Ancient Jewish Texts
These diverse explanations for the exclusion of Maccabees reflect the generally uncertain stance among scholars regarding the question of why some texts "made it" into the Jewish canon, while others did not. This uncertainty applies not only to the Apocrypha, but also to the Pseudepigrapha and the Dead Sea Scrolls.
Pseudepigrapha means "false-writing" in Greek. It refers to a collection of texts whose authorship is purposely (mis)ascribed to characters from the Hebrew Bible. Similar to Apocrypha, some works of the Pseudepigrapha have apocalyptic themes. Notable examples of Pseudepigrapha include the Books of Jubilees and Enoch.

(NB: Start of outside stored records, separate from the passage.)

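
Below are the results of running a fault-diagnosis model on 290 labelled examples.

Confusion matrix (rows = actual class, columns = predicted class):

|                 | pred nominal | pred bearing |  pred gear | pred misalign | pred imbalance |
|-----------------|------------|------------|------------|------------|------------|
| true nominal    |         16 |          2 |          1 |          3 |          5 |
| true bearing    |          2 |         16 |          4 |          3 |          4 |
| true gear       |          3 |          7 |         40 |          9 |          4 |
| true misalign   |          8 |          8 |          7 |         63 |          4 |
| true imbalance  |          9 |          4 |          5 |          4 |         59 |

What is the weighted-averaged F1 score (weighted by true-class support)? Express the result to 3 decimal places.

0.676

Per-class F1 score (2·TP/(2·TP+FP+FN)):
  nominal: TP=16, FP=2+3+8+9=22, FN=2+1+3+5=11 → 32/65 = 0.4923
  bearing: TP=16, FP=2+7+8+4=21, FN=2+4+3+4=13 → 32/66 = 0.4848
  gear: TP=40, FP=1+4+7+5=17, FN=3+7+9+4=23 → 80/120 = 0.6667
  misalign: TP=63, FP=3+3+9+4=19, FN=8+8+7+4=27 → 126/172 = 0.7326
  imbalance: TP=59, FP=5+4+4+4=17, FN=9+4+5+4=22 → 118/157 = 0.7516
Weighted-F1 score = Σ (supportᵢ/N)·F1 scoreᵢ with N=290: (27/290)·0.4923 + (29/290)·0.4848 + (63/290)·0.6667 + (90/290)·0.7326 + (81/290)·0.7516 = 0.676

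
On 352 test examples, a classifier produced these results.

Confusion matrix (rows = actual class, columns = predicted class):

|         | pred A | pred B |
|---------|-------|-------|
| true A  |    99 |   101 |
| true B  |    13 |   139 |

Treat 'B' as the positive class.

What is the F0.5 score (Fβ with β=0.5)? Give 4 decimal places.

Fβ = (1+β²)·TP / ((1+β²)·TP + β²·FN + FP), with β²=1/4
= 1.25·139 / (1.25·139 + 0.25·13 + 101) = 0.6250

0.6250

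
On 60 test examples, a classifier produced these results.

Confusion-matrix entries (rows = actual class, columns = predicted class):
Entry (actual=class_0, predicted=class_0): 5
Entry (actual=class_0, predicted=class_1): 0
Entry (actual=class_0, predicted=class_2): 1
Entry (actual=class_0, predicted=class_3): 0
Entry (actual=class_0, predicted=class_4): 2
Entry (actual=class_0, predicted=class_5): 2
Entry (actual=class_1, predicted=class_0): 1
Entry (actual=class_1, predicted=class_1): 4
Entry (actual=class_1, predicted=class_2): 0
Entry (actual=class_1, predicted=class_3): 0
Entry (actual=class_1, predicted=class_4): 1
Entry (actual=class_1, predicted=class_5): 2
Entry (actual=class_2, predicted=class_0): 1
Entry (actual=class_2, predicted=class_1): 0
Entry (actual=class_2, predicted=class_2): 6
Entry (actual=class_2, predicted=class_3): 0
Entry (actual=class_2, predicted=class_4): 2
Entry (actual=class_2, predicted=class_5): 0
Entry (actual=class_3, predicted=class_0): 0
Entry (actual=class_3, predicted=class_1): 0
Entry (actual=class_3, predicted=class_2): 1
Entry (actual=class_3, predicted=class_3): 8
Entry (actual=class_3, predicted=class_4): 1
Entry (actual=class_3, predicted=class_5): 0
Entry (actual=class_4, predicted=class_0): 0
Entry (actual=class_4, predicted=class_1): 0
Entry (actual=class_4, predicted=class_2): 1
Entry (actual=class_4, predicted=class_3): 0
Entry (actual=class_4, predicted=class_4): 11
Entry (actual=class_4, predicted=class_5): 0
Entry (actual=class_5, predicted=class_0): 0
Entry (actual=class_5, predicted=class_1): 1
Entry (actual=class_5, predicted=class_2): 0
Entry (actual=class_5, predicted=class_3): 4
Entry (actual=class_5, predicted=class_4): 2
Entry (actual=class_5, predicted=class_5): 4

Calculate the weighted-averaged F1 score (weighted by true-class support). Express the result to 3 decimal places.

0.620

Per-class F1 score (2·TP/(2·TP+FP+FN)):
  class_0: TP=5, FP=1+1+0+0+0=2, FN=0+1+0+2+2=5 → 10/17 = 0.5882
  class_1: TP=4, FP=0+0+0+0+1=1, FN=1+0+0+1+2=4 → 8/13 = 0.6154
  class_2: TP=6, FP=1+0+1+1+0=3, FN=1+0+0+2+0=3 → 12/18 = 0.6667
  class_3: TP=8, FP=0+0+0+0+4=4, FN=0+0+1+1+0=2 → 16/22 = 0.7273
  class_4: TP=11, FP=2+1+2+1+2=8, FN=0+0+1+0+0=1 → 22/31 = 0.7097
  class_5: TP=4, FP=2+2+0+0+0=4, FN=0+1+0+4+2=7 → 8/19 = 0.4211
Weighted-F1 score = Σ (supportᵢ/N)·F1 scoreᵢ with N=60: (10/60)·0.5882 + (8/60)·0.6154 + (9/60)·0.6667 + (10/60)·0.7273 + (12/60)·0.7097 + (11/60)·0.4211 = 0.620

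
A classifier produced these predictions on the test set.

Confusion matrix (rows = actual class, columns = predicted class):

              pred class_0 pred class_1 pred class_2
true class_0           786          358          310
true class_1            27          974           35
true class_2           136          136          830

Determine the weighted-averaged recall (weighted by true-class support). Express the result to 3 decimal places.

Per-class recall (TP/(TP+FN)):
  class_0: TP=786, FN=358+310=668 → 786/1454 = 0.5406
  class_1: TP=974, FN=27+35=62 → 974/1036 = 0.9402
  class_2: TP=830, FN=136+136=272 → 830/1102 = 0.7532
Weighted-recall = Σ (supportᵢ/N)·recallᵢ with N=3592: (1454/3592)·0.5406 + (1036/3592)·0.9402 + (1102/3592)·0.7532 = 0.721

0.721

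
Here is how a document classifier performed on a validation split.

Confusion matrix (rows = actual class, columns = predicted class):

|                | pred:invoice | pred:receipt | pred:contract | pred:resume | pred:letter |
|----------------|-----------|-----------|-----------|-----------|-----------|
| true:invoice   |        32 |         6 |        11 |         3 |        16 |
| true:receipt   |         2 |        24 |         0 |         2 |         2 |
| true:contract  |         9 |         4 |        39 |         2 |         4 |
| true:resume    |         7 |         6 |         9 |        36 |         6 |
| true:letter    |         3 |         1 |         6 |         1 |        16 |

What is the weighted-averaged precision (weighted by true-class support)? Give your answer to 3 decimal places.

Per-class precision (TP/(TP+FP)):
  invoice: TP=32, FP=2+9+7+3=21 → 32/53 = 0.6038
  receipt: TP=24, FP=6+4+6+1=17 → 24/41 = 0.5854
  contract: TP=39, FP=11+0+9+6=26 → 39/65 = 0.6000
  resume: TP=36, FP=3+2+2+1=8 → 36/44 = 0.8182
  letter: TP=16, FP=16+2+4+6=28 → 16/44 = 0.3636
Weighted-precision = Σ (supportᵢ/N)·precisionᵢ with N=247: (68/247)·0.6038 + (30/247)·0.5854 + (58/247)·0.6000 + (64/247)·0.8182 + (27/247)·0.3636 = 0.630

0.630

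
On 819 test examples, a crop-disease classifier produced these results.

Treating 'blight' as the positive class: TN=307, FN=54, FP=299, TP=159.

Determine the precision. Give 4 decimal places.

Precision = TP/(TP+FP) = 159/(159+299) = 159/458 = 0.3472

0.3472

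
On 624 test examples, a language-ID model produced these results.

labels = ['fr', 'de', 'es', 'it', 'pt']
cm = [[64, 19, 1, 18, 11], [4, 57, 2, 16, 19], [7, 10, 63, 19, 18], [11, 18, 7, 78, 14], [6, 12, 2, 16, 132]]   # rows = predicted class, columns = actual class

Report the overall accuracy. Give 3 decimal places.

0.631

Accuracy = trace / total = (64+57+63+78+132=394) / 624 = 394/624 = 0.631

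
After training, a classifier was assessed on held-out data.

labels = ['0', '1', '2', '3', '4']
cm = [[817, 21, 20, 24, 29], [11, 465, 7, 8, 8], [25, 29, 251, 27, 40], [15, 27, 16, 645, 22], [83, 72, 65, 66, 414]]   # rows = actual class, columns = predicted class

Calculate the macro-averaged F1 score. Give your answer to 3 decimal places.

Per-class F1 score (2·TP/(2·TP+FP+FN)):
  0: TP=817, FP=11+25+15+83=134, FN=21+20+24+29=94 → 1634/1862 = 0.8776
  1: TP=465, FP=21+29+27+72=149, FN=11+7+8+8=34 → 930/1113 = 0.8356
  2: TP=251, FP=20+7+16+65=108, FN=25+29+27+40=121 → 502/731 = 0.6867
  3: TP=645, FP=24+8+27+66=125, FN=15+27+16+22=80 → 1290/1495 = 0.8629
  4: TP=414, FP=29+8+40+22=99, FN=83+72+65+66=286 → 828/1213 = 0.6826
Macro-F1 score = mean = (0.8776 + 0.8356 + 0.6867 + 0.8629 + 0.6826) / 5 = 0.789

0.789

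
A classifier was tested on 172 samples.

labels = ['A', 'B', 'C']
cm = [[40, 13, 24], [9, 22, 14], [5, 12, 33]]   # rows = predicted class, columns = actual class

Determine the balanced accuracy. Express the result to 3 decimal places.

Balanced accuracy = mean of per-class recall.
  A: recall = 40/54 = 0.7407
  B: recall = 22/47 = 0.4681
  C: recall = 33/71 = 0.4648
Mean = (0.7407 + 0.4681 + 0.4648) / 3 = 0.558

0.558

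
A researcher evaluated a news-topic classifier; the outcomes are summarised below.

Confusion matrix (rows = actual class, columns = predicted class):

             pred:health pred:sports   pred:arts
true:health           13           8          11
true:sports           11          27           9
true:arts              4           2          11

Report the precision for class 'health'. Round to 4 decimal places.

Take TP from the diagonal, FP from the rest of the 'health' prediction marginal, FN from the rest of the 'health' actual marginal.
precision = TP/(TP+FP).
health: TP=13, FP=11+4=15 → 13/28 = 0.46429

0.4643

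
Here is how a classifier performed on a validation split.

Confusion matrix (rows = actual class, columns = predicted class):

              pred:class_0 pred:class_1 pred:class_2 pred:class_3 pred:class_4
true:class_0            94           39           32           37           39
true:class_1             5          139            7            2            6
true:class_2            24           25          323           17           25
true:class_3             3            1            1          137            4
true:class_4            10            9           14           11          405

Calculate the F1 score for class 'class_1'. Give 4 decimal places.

One-vs-rest for 'class_1': TP = diagonal; FP = other classes predicted 'class_1'; FN = 'class_1' predicted as other.
F1 score = 2·TP/(2·TP+FP+FN).
class_1: TP=139, FP=39+25+1+9=74, FN=5+7+2+6=20 → 278/372 = 0.74731

0.7473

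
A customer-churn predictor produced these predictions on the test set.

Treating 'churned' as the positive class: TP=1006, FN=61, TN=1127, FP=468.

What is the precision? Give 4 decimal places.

0.6825

Precision = TP/(TP+FP) = 1006/(1006+468) = 1006/1474 = 0.6825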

The Dead Sea Scrolls, which were discovered in the 20th century, are the most prominent historical record of Jewish life in the Second Temple period. This collection is comprised of more than 900 documents and fragments of documents that were found in caves in and around Qumran, Israel. Scholars believe the texts--which include biblical texts, Apocrypha, Pseudepigrapha, as well as texts unique to Qumran--belonged to a sectarian community that lived in the Judean desert.
The Dead Sea Scrolls have given us a greater understanding of when and how different biblical books were canonized. They also offer a glimpse into the lifestyle of a Second Temple sectarian community which considered itself Jewish--though its practices differ considerably from today.